Я обмел снег с палубы и подошел к шлюпкам, — их нужно было тоже привести в порядок. Я не думал ни о чём, кроме того, как бы поаккуратней и поскорей прибрать порученную мне палубу. События прошлой ночи, гульба, соломенная пещера и омерзительный её хозяин, мои товарищи по разгулу, ночной побег — всё это было далеко позади, всё улетучилось из моей памяти.
И вот, когда я подошел встряхнуть брезент, которым были накрыты шлюпки, я увидел кисть человеческой руки, неподвижно лежавшую на борту.
В первую минуту я чуть было не бросился бежать с палубы, так испугала меня эта рука, высовывавшаяся из-под брезента. Она была бледная, с синевой у ногтей, точно неживая. Но я не побежал. Пересилив испуг, я приподнял брезент и увидел на дне шлюпки Мацейса и Шкебина.
Они лежали, тесно прижавшись друг к другу, лицами вверх. Шкебин слегка посапывал и жевал губами, так что не было никаких сомнений в том, что они не замерзли, а просто спали — глубоким, мертвецким сном.
Невозможно было понять, как они здесь очутились. Я припомнил всё, что произошло после того, как я выскочил из шлюпки, скрывавшейся под бортом нашего судна. Припомнил Аркашкин голос, оправдывавшийся перед командой портового катера, опрос в темноте, шлюпку на буксире — и ничего, ничего не мог понять. Неужели эти двое переметнулись на судно следом за мной и, когда катер подошел к борту, притаились, залегли в этой шлюпке и, обессиленные двухдневным разгулом, просто-напросто уснули? Но сколько же времени они спали здесь? Всё это происходило часа в четыре ночи, а теперь пятый час дня, — стало быть, они спали двенадцать часов подряд — всё время, пока шла погрузка, пока тральщик шёл по заливу к морю! Мертвецкий сон, если подумать, какой холод был ночью.
Осторожно я потянул Мацейса за руку.

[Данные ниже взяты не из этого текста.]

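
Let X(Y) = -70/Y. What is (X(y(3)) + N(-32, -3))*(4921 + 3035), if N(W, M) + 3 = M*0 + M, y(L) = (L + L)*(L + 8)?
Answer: -617916/11 ≈ -56174.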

Он заворчал со сна, заворочался, потом сел. Неузнающими глазами смотрел он на меня, потом перевел взгляд на мачту, на птиц, носившихся за бортом, на плавно качавшийся горизонт, и я видел, как на его лице явно проступает безумие.
— Море? — сказал он, с трудом шевеля губами.
Я подтвердил:
— Море.
Он вылез из шлюпки. Повидимому, он всё-таки здорово окоченел, проспав двенадцать часов на морозе, хотя под брезентом и толстым слоем снега никак нельзя замерзнуть. Проснулся и Шкебин, зевая вовсю и протирая кулаками глаза.
— Ты видишь? — крикнул ему Мацейс. — Видишь?
Он дул на свои окоченевшие пальцы, мял их, ломал и вдруг рассмеялся.
— О, чорт! Никогда не слыхал ничего похожего! Так заснуть!